Genomic, transcriptomic and proteomic projects often suffer from a lack of functional validation creating a strong demand for specific and versatile antibodies. Antibody phage display represents an attractive approach to select rapidly in vitro the equivalent of monoclonal antibodies, like single chain Fv antibodies, in an inexpensive and animal free way. However, so far, recombinant antibodies have not managed to impose themselves as efficient alternatives to natural antibodies.

Results

We developed a series of vectors that allow one to easily fuse single chain Fv antibodies to Fc domains of immunoglobulins, improving their sensitivity and facilitating their use.
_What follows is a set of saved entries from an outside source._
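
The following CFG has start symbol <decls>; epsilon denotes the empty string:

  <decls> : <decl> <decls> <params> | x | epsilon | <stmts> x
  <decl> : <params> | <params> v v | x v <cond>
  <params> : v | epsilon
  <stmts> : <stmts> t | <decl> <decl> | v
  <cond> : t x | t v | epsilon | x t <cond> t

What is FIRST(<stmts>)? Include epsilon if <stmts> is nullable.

From <stmts> : <stmts> t: <stmts> nullable, take FIRST(<stmts>) ∪ {t} = { t, v, x }.
From <stmts> : <decl> <decl>: <decl>, <decl> nullable, take FIRST(<decl>) ∪ FIRST(<decl>) = { v, x }; also epsilon since the whole RHS is nullable.
<stmts> : v contributes {v}.
Union: FIRST(<stmts>) = { t, v, x, epsilon }.

{ t, v, x, epsilon }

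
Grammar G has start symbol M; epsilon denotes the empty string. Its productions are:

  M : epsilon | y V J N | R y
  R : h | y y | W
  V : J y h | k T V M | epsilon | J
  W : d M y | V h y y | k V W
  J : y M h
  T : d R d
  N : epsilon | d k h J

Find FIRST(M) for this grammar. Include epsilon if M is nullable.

M : epsilon contributes epsilon.
M : y V J N contributes {y}.
From M : R y: add FIRST(R) = { d, h, k, y }.
Union: FIRST(M) = { d, h, k, y, epsilon }.

{ d, h, k, y, epsilon }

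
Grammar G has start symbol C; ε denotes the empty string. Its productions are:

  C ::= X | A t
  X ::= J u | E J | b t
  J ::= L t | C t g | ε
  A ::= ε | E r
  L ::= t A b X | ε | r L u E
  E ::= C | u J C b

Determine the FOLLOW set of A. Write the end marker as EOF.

{ b, t }

In C ::= A t: add FIRST(t) = { t }.
In L ::= t A b X: add FIRST(b X) = { b }.
Union: FOLLOW(A) = { b, t }.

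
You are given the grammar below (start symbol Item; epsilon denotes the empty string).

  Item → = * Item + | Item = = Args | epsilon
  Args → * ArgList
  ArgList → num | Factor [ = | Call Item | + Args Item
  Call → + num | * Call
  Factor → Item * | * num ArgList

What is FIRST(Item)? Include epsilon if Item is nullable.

Item → = * Item + contributes {=}.
From Item → Item = = Args: Item nullable, take FIRST(Item) ∪ {=} = { = }.
Item → epsilon contributes epsilon.
Union: FIRST(Item) = { =, epsilon }.

{ =, epsilon }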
This series enables the fusion of single chain Fv antibodies with human, mouse or rabbit Fc so that a given antibody is no longer restricted to a particular species. This opens up unlimited multiplexing possibilities and gives additional value to recombinant antibodies. We also show that this multi-Fc species production system can be applied to natural monoclonal antibodies cloned as single chain Fv antibodies and we converted the widely used 9E10 mouse anti-Myc-tag antibody into a human and a rabbit antibody.

Conclusion

Altogether, this new expression system, that brings constant quality, sensitivity and unique versatility, will be important to broaden the use of recombinant and natural monoclonal antibodies both for laboratory and diagnosis use.